Elections Européennes, quelques observations

Les résultats des élections européennes 2019 montrent une belle résistance de La République en Marche : il est rare, en effet, qu'un parti au pouvoir dépasse les 20 % à ce type d'élection. Ils traduisent aussi un tassement du Rassemblement National, en recul de 1 % par rapport à 2014 : même si son score reste élevé, sa progression enrayée confirme l'heureuse prise de conscience du caractère indispensable de l'Union Européenne, malgré ses insuffisances et ses défauts.

L'effondrement de "Les Républicains" marque un échec historique de ce parti, que ses électeurs pro européens déboussolés par un discours réactionnaire et fermé ont quitté pour La République en Marche. Celui de la France Insoumise exprime les limites d'un discours antilibéral agressif, caricatural et porteur du risque d'éclatement de l'Union Européenne.

Le succès d'Europe Ecologie n'est pas le premier dans une élection européenne : c'est autant un vote refuge pour des  électeurs de gauche désorientés par les divisions et les querelles d'appareils qu'un signal d'alerte plus large, justifié par l'urgence d'accélérer la lutte contre le réchauffement climatique et pour la protection de l'environnement.

Ces élections européennes vont sans doute entraîner de profondes modifications dans les orientations des partis politiques sanctionnés, peut-être des départs ou démissions de personnalités. Ce serait logique.
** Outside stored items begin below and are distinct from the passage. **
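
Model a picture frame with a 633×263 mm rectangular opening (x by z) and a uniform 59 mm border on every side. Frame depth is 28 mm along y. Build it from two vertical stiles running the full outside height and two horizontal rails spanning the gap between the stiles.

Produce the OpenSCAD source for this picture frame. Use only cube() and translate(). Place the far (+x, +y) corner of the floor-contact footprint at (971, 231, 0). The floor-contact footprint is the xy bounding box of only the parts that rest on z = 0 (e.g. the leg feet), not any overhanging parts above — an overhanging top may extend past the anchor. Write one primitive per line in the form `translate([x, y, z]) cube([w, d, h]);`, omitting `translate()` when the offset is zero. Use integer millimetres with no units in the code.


translate([220, 203, 0]) cube([59, 28, 381]);
translate([912, 203, 0]) cube([59, 28, 381]);
translate([279, 203, 0]) cube([633, 28, 59]);
translate([279, 203, 322]) cube([633, 28, 59]);


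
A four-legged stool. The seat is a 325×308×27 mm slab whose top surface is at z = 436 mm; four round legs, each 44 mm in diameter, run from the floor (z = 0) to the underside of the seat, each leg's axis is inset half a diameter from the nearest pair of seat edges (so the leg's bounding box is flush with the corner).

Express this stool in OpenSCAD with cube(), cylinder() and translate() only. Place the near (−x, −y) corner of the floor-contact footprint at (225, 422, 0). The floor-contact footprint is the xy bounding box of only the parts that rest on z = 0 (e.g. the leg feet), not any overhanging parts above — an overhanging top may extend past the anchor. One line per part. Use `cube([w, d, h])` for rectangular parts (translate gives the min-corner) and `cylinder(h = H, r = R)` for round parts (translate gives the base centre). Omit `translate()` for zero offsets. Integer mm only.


translate([225, 422, 409]) cube([325, 308, 27]);
translate([247, 444, 0]) cylinder(h = 409, r = 22);
translate([528, 444, 0]) cylinder(h = 409, r = 22);
translate([247, 708, 0]) cylinder(h = 409, r = 22);
translate([528, 708, 0]) cylinder(h = 409, r = 22);


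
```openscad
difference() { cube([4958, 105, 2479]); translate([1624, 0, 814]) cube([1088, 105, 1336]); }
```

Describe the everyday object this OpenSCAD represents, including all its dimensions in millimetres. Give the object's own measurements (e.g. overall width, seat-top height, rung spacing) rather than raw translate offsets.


A wall 4958 mm long (x), 105 mm thick (y), 2479 mm tall, with a rectangular window opening cut through it. The opening is 1088 mm wide and 1336 mm tall; its sill is at z = 814 mm and its near (−x) edge is 1624 mm from the wall's −x end. The opening passes through the full wall thickness.


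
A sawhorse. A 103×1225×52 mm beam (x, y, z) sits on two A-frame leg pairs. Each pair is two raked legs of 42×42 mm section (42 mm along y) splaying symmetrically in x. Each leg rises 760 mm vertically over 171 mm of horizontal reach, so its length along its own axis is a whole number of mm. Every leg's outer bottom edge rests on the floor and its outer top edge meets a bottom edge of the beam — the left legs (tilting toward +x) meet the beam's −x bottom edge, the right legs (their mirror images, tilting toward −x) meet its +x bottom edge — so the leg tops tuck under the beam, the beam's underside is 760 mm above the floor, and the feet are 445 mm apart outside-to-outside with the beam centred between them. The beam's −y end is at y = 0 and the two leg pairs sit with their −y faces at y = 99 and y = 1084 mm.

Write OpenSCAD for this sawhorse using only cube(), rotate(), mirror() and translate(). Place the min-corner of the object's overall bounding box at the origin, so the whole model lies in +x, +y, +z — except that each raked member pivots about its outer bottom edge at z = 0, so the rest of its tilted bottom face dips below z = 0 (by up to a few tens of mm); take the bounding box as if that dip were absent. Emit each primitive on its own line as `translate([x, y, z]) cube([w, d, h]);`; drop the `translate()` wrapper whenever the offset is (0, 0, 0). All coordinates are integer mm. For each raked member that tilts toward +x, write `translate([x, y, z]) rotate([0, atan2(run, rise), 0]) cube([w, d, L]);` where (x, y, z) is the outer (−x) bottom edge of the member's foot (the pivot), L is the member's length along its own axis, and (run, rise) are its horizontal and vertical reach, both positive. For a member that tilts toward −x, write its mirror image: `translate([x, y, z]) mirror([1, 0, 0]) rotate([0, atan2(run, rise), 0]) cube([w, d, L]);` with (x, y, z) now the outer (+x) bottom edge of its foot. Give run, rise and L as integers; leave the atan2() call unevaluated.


translate([171, 0, 760]) cube([103, 1225, 52]);
translate([0, 99, 0]) rotate([0, atan2(171, 760), 0]) cube([42, 42, 779]);
translate([445, 99, 0]) mirror([1, 0, 0]) rotate([0, atan2(171, 760), 0]) cube([42, 42, 779]);
translate([0, 1084, 0]) rotate([0, atan2(171, 760), 0]) cube([42, 42, 779]);
translate([445, 1084, 0]) mirror([1, 0, 0]) rotate([0, atan2(171, 760), 0]) cube([42, 42, 779]);


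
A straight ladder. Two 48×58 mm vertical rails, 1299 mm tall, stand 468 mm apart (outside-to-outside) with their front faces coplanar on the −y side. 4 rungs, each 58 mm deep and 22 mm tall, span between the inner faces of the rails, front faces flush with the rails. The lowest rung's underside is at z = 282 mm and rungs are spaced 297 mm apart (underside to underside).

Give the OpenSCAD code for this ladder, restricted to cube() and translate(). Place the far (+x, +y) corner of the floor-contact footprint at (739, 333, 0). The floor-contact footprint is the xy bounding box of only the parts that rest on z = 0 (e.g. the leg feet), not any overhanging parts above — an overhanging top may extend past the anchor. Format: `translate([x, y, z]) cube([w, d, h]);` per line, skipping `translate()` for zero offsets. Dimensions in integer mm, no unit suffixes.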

Concernant la République en Marche, il faut reconnaitre que ce bon score est du en grande partie à son positionnement au centre-droit depuis un an et à l'engagement européen d'Emmanuel Macron. Mais pour l'avenir, cette orientation droitière (excessive à mon sens) ne saurait être considérée comme satisfaisante. Face au RN, aux tenants de la fermeture et du repli national, le parti du président devra rassembler beaucoup plus largement et marcher sur ses deux jambes, gauche et droite, en intégrant des ambitions écologistes traduites dans des décisions concrètes. C'est tout l'enjeu des années à venir, aussi bien au niveau national qu'européen. La dimension réellement progressiste de l'action de LaRem, comme sans doute son succès ou son échec en 2022 se joueront sur cette capacité à constituer le parti réellement central de la politique française.

A Saint-Etienne, les Européennes 2019 se révèlent bien différentes de celles de 2014, où le contexte du vote anti Hollande était resté déterminant comme aux municipales quelques mois plus tôt.

En dehors des tendances nationales que l'on retrouve globalement, il est intéressant de noter que le RN recule davantage dans notre ville qu'au niveau national : avec 19,54 % à Saint-Etienne, il perd près de 3 points par rapport à 2014 ( 22, 16 %), alors que son recul est limité à 1 % au niveau national.

En résumé :

1/ Si le vote protestattaire progresse à la gauche de la gauche, il régresse à l'extrême-droite, dans notre ville au caractère pluriculturel de plus en plus marqué.

2/ Le vote Ecolo, un peu plus fort qu'au niveau national, exprime à la fois la sensibilité de ces questions (en justifiant d'ailleurs l'ampleur des actions municipales menées sur ce plan de 2008 à 2014) et le transfert au détriment de l' ex gauche de gouvernement.

3/ La chute de la droite est quasiment identique à celle du niveau national et LaREM obtient le même résultat : l'action de la municipalité actuelle ne convainc pas et les discours fortement anti Macron du maire sont sans effet sur l'audience de La République en Marche.